Und das ist der Albtraum jedes Mannes der Macht, besorgt um die eigenen Privilegien und die eigenen Einkünfte. Es ist kein Zufall, dass die Bürokraten der Europäischen Union die Energie als einen ihrer sensibelsten Punkte benannt haben: die Energiequellen sind „kritische Infrastrukturen“, die es um jeden Preis zu schützen gilt. Da haben wir den Grund, aus dem die Regierung beschlossen hat, dass die TAP eine „strategische“ Arbeit ist. In gewissem Sinn weiß sie, dass die Menschen gut (auch besser) ohne all die Energie leben können; der Staat hingegen nicht.

Wenn man diese Welt der Energie berauben würde, die sie aufrecht erhält, was würde passieren? Würde mit dieser Apokalypse, die die Hüter der Ordnung beschwören, die Blockade der Industrie und der Waren einhergehen – mit ihrem wiederholt beschworenen Anhang aus Vergewaltigungen, Lynchungen und verschiedenen Massakern – oder würde eher eine andere Art zu leben auftauchen, einfacher und achtsamer?
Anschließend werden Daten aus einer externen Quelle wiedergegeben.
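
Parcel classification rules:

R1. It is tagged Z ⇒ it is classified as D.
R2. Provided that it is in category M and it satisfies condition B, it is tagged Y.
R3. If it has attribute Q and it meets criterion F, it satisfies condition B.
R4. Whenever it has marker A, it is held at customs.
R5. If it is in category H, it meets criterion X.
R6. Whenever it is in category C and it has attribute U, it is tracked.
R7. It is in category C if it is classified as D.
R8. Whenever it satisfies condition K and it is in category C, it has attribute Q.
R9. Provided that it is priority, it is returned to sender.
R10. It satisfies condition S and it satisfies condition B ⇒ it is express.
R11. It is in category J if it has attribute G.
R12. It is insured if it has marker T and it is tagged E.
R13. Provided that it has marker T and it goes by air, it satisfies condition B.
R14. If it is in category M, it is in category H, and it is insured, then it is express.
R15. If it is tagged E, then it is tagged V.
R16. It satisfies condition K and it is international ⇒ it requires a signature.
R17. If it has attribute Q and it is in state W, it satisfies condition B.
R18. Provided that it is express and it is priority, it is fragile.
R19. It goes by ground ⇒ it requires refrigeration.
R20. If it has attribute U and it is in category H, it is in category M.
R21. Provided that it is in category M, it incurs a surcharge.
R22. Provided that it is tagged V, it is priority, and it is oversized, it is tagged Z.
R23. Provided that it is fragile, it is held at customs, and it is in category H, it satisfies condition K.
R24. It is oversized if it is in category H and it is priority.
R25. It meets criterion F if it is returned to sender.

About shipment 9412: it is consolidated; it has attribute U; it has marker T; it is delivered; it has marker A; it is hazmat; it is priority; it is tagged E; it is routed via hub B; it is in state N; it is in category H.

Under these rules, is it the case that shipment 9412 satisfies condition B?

By R4 (it has marker A): it is held at customs.
By R9 (it is priority): it is returned to sender.
By R12 (it has marker T, it is tagged E): it is insured.
By R15 (it is tagged E): it is tagged V.
By R20 (it has attribute U, it is in category H): it is in category M.
By R24 (it is in category H, it is priority): it is oversized.
By R25 (it is returned to sender): it meets criterion F.
By R14 (it is in category M, it is in category H, it is insured): it is express.
By R18 (it is express, it is priority): it is fragile.
By R22 (it is tagged V, it is priority, it is oversized): it is tagged Z.
By R23 (it is fragile, it is held at customs, it is in category H): it satisfies condition K.
By R1 (it is tagged Z): it is classified as D.
By R7 (it is classified as D): it is in category C.
By R8 (it satisfies condition K, it is in category C): it has attribute Q.
By R3 (it has attribute Q, it meets criterion F): it satisfies condition B.

Yes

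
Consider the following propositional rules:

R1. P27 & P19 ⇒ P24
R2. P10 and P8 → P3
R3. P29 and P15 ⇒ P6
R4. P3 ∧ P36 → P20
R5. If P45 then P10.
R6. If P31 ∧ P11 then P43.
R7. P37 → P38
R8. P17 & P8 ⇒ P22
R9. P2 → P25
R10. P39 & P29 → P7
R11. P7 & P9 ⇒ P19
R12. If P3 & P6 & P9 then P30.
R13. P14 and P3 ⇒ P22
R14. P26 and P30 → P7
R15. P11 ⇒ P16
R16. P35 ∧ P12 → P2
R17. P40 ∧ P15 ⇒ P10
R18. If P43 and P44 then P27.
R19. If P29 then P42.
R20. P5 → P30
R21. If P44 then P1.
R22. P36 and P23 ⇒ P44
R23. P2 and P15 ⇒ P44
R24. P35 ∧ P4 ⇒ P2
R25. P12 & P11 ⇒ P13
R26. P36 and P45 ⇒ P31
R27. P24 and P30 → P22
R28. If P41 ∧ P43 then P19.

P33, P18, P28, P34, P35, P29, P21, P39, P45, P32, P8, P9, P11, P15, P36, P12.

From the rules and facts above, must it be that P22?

P6  (by R3: P29, P15)
P10  (by R5: P45)
P7  (by R10: P39, P29)
P19  (by R11: P7, P9)
P2  (by R16: P35, P12)
P44  (by R23: P2, P15)
P31  (by R26: P36, P45)
P3  (by R2: P10, P8)
P43  (by R6: P31, P11)
P30  (by R12: P3, P6, P9)
P27  (by R18: P43, P44)
P24  (by R1: P27, P19)
P22  (by R27: P24, P30)

Yes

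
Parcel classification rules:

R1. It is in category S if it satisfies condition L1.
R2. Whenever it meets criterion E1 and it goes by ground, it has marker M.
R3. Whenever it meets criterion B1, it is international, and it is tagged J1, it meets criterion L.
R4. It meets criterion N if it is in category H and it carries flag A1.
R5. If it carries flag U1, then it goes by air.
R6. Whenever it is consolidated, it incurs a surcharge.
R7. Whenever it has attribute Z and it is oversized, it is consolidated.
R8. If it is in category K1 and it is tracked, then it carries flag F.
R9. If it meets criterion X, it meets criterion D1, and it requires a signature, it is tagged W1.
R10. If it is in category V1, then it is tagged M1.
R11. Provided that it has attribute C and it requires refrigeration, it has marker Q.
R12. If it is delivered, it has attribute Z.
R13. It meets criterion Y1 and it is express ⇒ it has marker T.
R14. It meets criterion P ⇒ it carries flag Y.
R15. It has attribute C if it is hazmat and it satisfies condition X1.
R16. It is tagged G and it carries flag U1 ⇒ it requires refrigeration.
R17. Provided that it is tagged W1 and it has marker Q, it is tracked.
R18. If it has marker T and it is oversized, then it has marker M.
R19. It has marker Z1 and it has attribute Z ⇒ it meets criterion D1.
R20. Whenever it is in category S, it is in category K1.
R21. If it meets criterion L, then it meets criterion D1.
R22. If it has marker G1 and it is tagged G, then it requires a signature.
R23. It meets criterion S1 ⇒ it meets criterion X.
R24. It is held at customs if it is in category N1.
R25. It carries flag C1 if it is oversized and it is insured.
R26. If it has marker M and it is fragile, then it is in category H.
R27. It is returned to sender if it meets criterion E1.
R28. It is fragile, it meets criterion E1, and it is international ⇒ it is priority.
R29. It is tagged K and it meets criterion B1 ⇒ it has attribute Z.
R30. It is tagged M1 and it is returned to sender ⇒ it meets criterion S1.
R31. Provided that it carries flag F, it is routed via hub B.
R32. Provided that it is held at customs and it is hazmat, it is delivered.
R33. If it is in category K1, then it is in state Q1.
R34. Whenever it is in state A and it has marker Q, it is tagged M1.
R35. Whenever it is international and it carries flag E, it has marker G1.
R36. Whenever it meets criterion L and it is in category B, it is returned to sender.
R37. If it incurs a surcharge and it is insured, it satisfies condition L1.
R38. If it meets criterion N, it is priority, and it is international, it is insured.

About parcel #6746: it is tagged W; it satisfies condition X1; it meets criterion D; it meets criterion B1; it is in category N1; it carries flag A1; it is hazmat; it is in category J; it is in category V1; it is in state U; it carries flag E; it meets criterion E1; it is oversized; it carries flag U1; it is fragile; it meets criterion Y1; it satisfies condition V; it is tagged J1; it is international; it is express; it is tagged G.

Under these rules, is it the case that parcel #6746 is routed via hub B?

By R3 (it meets criterion B1, it is international, it is tagged J1): it meets criterion L.
By R10 (it is in category V1): it is tagged M1.
By R13 (it meets criterion Y1, it is express): it has marker T.
By R15 (it is hazmat, it satisfies condition X1): it has attribute C.
By R16 (it is tagged G, it carries flag U1): it requires refrigeration.
By R18 (it has marker T, it is oversized): it has marker M.
By R21 (it meets criterion L): it meets criterion D1.
By R24 (it is in category N1): it is held at customs.
By R26 (it has marker M, it is fragile): it is in category H.
By R27 (it meets criterion E1): it is returned to sender.
By R28 (it is fragile, it meets criterion E1, it is international): it is priority.
By R30 (it is tagged M1, it is returned to sender): it meets criterion S1.
By R32 (it is held at customs, it is hazmat): it is delivered.
By R35 (it is international, it carries flag E): it has marker G1.
By R4 (it is in category H, it carries flag A1): it meets criterion N.
By R11 (it has attribute C, it requires refrigeration): it has marker Q.
By R12 (it is delivered): it has attribute Z.
By R22 (it has marker G1, it is tagged G): it requires a signature.
By R23 (it meets criterion S1): it meets criterion X.
By R38 (it meets criterion N, it is priority, it is international): it is insured.
By R7 (it has attribute Z, it is oversized): it is consolidated.
By R9 (it meets criterion X, it meets criterion D1, it requires a signature): it is tagged W1.
By R17 (it is tagged W1, it has marker Q): it is tracked.
By R6 (it is consolidated): it incurs a surcharge.
By R37 (it incurs a surcharge, it is insured): it satisfies condition L1.
By R1 (it satisfies condition L1): it is in category S.
By R20 (it is in category S): it is in category K1.
By R8 (it is in category K1, it is tracked): it carries flag F.
By R31 (it carries flag F): it is routed via hub B.

Yes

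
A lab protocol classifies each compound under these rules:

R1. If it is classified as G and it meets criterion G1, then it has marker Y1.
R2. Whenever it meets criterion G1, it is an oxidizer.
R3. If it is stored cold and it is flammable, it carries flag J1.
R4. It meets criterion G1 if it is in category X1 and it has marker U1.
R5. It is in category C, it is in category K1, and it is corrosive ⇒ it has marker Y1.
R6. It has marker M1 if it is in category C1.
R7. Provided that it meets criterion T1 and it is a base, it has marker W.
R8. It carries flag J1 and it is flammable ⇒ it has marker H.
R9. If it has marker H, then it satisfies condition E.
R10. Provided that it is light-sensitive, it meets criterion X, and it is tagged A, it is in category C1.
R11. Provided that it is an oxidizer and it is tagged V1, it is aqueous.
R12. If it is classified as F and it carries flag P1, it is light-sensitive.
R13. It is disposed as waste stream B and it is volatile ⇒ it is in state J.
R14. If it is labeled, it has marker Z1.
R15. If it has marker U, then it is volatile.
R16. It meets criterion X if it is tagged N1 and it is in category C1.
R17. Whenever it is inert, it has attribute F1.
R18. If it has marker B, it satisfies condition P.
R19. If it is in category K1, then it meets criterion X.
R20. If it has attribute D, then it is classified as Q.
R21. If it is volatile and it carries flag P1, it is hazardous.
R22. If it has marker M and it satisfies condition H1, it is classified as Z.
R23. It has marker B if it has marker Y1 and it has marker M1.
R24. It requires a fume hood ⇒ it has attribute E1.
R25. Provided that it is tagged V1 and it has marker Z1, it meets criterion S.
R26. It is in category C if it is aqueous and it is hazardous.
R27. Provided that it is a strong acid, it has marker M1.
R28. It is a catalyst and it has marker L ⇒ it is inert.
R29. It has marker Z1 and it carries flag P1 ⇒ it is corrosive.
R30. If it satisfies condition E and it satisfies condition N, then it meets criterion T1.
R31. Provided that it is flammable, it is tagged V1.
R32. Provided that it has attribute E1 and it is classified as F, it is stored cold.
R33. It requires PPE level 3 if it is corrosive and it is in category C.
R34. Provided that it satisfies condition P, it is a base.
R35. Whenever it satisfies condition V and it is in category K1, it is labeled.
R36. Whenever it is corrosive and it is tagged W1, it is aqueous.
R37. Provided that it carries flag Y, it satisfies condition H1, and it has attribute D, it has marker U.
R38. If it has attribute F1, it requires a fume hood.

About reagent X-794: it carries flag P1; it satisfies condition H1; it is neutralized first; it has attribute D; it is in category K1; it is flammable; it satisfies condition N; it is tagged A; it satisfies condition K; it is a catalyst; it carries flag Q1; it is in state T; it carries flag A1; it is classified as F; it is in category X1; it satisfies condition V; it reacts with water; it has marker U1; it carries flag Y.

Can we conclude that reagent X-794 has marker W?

No

Forward chaining from the given facts derives: meets criterion G1, is light-sensitive, meets criterion X, is classified as Q, is tagged V1, is labeled, has marker U, is an oxidizer, is in category C1, is aqueous, has marker Z1, is volatile, is hazardous, meets criterion S, is in category C, is corrosive, requires PPE level 3, has marker Y1, has marker M1, has marker B, satisfies condition P, is a base.
The only rule concluding "it has marker W" is R7, which needs "it meets criterion T1"; that is never established.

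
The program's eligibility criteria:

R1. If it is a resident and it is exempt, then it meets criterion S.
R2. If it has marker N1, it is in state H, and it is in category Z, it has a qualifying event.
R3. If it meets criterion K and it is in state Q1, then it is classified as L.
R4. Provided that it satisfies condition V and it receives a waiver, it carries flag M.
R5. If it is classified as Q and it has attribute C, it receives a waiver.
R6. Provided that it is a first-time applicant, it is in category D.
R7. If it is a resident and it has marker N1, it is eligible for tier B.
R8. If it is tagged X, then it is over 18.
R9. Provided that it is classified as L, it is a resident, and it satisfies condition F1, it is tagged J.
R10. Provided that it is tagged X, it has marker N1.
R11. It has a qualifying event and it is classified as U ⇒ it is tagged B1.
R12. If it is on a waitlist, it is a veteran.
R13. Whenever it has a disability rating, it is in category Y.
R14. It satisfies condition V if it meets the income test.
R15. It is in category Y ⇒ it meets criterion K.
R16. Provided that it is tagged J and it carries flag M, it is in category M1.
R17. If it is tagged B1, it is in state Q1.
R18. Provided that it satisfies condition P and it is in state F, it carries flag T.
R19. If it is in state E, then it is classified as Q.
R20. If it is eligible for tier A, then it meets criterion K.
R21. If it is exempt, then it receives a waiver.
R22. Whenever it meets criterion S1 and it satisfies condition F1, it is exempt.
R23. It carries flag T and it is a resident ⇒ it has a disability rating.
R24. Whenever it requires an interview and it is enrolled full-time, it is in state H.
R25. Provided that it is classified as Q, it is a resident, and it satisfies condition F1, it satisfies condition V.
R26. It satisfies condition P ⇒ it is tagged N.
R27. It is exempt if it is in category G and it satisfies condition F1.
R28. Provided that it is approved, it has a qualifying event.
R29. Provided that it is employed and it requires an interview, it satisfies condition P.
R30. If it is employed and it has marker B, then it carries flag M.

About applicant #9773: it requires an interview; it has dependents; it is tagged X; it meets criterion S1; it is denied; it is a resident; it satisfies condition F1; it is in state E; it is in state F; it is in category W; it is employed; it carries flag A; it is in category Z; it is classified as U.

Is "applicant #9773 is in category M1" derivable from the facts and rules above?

No

Forward chaining from the given facts derives: is over 18, has marker N1, is classified as Q, is exempt, satisfies condition V, satisfies condition P, meets criterion S, is eligible for tier B, carries flag T, receives a waiver, has a disability rating, is tagged N, carries flag M, is in category Y, meets criterion K.
The only rule concluding "it is in category M1" is R16, which needs "it is tagged J"; that is never established.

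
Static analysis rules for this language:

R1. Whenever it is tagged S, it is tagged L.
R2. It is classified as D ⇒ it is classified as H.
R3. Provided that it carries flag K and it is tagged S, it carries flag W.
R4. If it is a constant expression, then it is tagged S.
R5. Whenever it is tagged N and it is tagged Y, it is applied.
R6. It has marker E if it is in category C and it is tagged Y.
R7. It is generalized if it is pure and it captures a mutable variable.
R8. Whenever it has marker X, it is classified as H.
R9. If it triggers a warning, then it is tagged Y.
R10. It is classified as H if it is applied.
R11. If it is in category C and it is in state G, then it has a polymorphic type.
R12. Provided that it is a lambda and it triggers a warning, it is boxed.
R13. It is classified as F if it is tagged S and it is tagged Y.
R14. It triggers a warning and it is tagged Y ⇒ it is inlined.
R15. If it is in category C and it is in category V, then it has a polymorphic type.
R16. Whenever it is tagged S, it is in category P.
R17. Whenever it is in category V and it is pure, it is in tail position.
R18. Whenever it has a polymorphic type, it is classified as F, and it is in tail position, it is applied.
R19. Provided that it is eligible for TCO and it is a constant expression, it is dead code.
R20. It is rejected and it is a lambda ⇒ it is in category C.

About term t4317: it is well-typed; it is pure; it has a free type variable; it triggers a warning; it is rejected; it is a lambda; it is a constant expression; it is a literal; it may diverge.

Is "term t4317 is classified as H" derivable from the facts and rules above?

Forward chaining from the given facts derives: is tagged S, is tagged Y, is boxed, is classified as F, is inlined, is in category P, is in category C, is tagged L, has marker E.
Rules concluding "it is classified as H": R2 needs "it is classified as D"; R8 needs "it has marker X"; R10 needs "it is applied" — none of these are established.

No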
So wie sie uns mit der Notwendigkeit sozialer Organisierung nicht dazu bringen, den Staat zu akzeptieren, oder mit der Notwendigkeit von Aktivität nicht dazu bringen, die Arbeit zu akzeptieren, bringen sie uns in gleicher Weise mit der Notwendigkeit von Energie nicht dazu, Atomkraftwerke oder Windparks zu akzeptieren, Ölbohrungen oder Gasleitungen. Es geht nicht darum, dieser tödlichen Gesellschaft saubere oder ökonomische Energie zu geben – das einzige Problem, das die bürgertümlichen Techniker des Wachstumsrückgangs mit Leidenschaft erfüllt – es geht darum, diese Gesellschaft aufzuhalten.

Die Energie abzuschneiden, sich den alten und neuen Energiequellen zu widersetzen, heißt ganz und gar nicht, die Menschheit in trostlose Finsternis zurück verfallen lassen zu wollen – im Gegenteil, es bedeutet eine Wette auf eine Zukunft, die vielleicht einmal frei ist von der Erpressung zu überleben und von den Befehlen der Politik und der Wirtschaft, einer Zukunft der Autonomie von allen und jedem zu entdecken ist.


[1] Sioux-Häuptling im 19. Jahrhundert, der gegen die amerikanischen Siedler Widerstand leistete.

[2] In einem im Internet veröffentlichten Text wurde das Vorgehen bei diesem Angriff geschildert, für den geklautes Thermit verwendet wurde, das bei einer extrem hohen Temperatur verbrennt und so die Schienen zum Schmelzen bringen kann.